WASHINGTON -- Hispanic families and immigrant advocates criticized President Barack Obama Thursday for failing to keep campaign promises to change the U.S. immigration system.

The critics questioned Obama's recent comment that he could not use his executive order powers to suspend deportations because doing so "would not conform with my appropriate role as president." Obama made the comment at a town hall organized by Univision TV network.

The statement has received a lot of attention in immigrant and some Latino communities. Hispanics voted heavily for Obama in 2008 and some have felt he has let Latino supporters down by failing to move an immigration bill providing legal status to some illegal immigrants, while deporting record numbers of immigrants, many of them Hispanics.

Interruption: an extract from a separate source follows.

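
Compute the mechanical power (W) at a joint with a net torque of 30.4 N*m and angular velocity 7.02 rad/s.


P = M * omega
P = 30.4 * 7.02
P = 213.4080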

Eva Millona, executive director of Massachusetts Immigrant and Refugee Coalition, cited Obama's campaign promise made on July 13, 2008 at a National Council of La Raza conference.

"When communities are terrorized by ICE immigration raids, when nursing mothers are torn from their babies, when children come home from school to find their parents missing, when people are detained without access to legal counsel, when all that is happening, the system just isn't working and we need to change it," Obama said in the speech at the 2008 NCLR conference which is captured in video on the YouTube page of his campaign arm, Organizing for America.

The administration argues that it has focused on arresting, detaining and deporting immigrants who are serious criminal and can't ignore people who are in the country illegally when Immigration and Customs Enforcement encounters them.

Cecilia Munoz, a White House deputy assistant to the president, said in a conference call with reporters that the White House does not believe the broken immigration system allows the president to choose not to enforce certain laws. There are always going to be unfortunate examples of families being separated and painful events in immigrant communities, but administrative solutions are not feasible or do-able on a large scale, she said.

"At end of day we feel the answer to this problem is a legislative answer and we are working every day to reach the day when the president can sign an immigration reform that can fix this problem," Munoz said.

On that call, Labor Secretary Hilda Solis announced her agency and the Homeland Security Department have signed an agreement that essentially says Immigration and Customs Enforcement will refrain from conducting raids or doing other immigration enforcement activities at most work places if there is an ongoing Labor Department investigation at the business.

The issue of children who are U.S. citizens being separated from parents has come into sharper focus in recent weeks after a young New York girl was forced to leave the country with her grandfather. They had been in Guatemala and were returning when the grandfather was detained at an airport and denied entry to the U.S. because of a decades-old violation on his record. Her parents were waiting for the 4-year-old in New York but she was made to leave rather than be united with her parents. She was recently reunited with her parents.

In a separate incident, Maria Bolanos said at the news conference she called Prince George's County, Md., law officers after a fight with her husband, hoping for help. Instead they turned her over to Immigration and Customs Enforcement and now she is fighting a deportation order.

"I don't want to be separated from my daughter," said Bolanos, who is from El Salvador.

Rep. Luis Gutierrez, D-Ill., said the president "is only looking at one aspect of the law" by choosing not to suspend deportations by directing his administration to find ways to postpone them.

"We are asking for balance and for consideration of immigrants with deep, long-term equities in this country and for temporary relief until we are able to get legislation passed and implemented," Gutierrez said.